Sahal Shaji Mullappilly*, Mohammed Irfan K*, Sara Pieri, Fahad Khan, Rao Muhammad Anwer, Salman Khan, Timothy Baldwin, and Hisham Cholakkal
*Equally contributing first authors
Introducing BiMediX2, the first bilingual medical LLM and LMM based on Llama3.1, designed for seamless interaction in both English and Arabic. BiMediX2 facilitates a wide range of medical interactions, including multi-turn chats, multiple-choice question answering, open-ended question answering, along with the ability to understand and analyze medical images. Our model outperforms GPT-4 on English medical benchmarks and achieves state-of-the-art results in various Medical Multimodal evaluations thanks to the high-quality Arabic-English bilingual healthcare dataset and instruction sets.
Our models and datasets will be publicly released in HuggingFace 🤗.
Our contributions are as follows:
Arabic-English Bilingual Healthcare LLM
- BiMediX2 is the first medical LLM based on Llama3.1 to achieve excellent results on English, Arabic, and bilingual text-based medical LLM benchmarks.
- Our BiMediX2 LLM outperform GPT4 more than 8% on the USMLE benchmark.
- We created high-quality Arabic-English bilingual medical instruction sets using a semi-automated translation pipeline with Llama3 and GPT-3.5, complemented by manual verification. BiMediX2 is instruction-tuned with these bilingual instruction sets.
- Similar to our previous BiMediX version, BiMediX2 supports soliciting follow-up questions to gather more information about patient symptoms.

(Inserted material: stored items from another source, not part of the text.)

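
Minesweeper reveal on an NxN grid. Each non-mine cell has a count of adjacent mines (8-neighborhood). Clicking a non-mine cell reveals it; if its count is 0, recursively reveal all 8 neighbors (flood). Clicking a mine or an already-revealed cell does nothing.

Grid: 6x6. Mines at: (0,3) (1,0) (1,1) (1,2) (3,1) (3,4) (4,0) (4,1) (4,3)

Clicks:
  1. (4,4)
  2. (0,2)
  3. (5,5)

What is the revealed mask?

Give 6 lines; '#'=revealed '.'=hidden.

Answer: ..#...
......
......
......
....##
....##

Derivation:
Click 1 (4,4) count=2: revealed 1 new [(4,4)] -> total=1
Click 2 (0,2) count=3: revealed 1 new [(0,2)] -> total=2
Click 3 (5,5) count=0: revealed 3 new [(4,5) (5,4) (5,5)] -> total=5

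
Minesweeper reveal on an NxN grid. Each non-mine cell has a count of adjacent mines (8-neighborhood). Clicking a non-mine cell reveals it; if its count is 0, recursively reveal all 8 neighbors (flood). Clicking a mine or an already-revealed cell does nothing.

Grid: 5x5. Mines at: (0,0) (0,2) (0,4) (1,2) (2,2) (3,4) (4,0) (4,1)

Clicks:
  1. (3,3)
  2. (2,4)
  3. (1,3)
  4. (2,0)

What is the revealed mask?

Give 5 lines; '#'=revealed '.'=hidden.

Answer: .....
##.#.
##..#
##.#.
.....

Derivation:
Click 1 (3,3) count=2: revealed 1 new [(3,3)] -> total=1
Click 2 (2,4) count=1: revealed 1 new [(2,4)] -> total=2
Click 3 (1,3) count=4: revealed 1 new [(1,3)] -> total=3
Click 4 (2,0) count=0: revealed 6 new [(1,0) (1,1) (2,0) (2,1) (3,0) (3,1)] -> total=9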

BiMediX2 VLM: Extension to Medical Image Modalities
- We created an Arabic-English instruction set with 120k image-text pairs across different medical image modalities to train BiMediX2 VLM.
- Our model supports multiple medical image modalities as input, enabling users to upload medical images and clarify their questions in both Arabic and English.
- We developed the first Arabic medical VLM evaluation benchmark that evaluates VLMs across different imaging modalities.
- Our BiMediX2 VLM achieves state-of-the-art results on medical English and Arabic VLM evaluation benchmarks.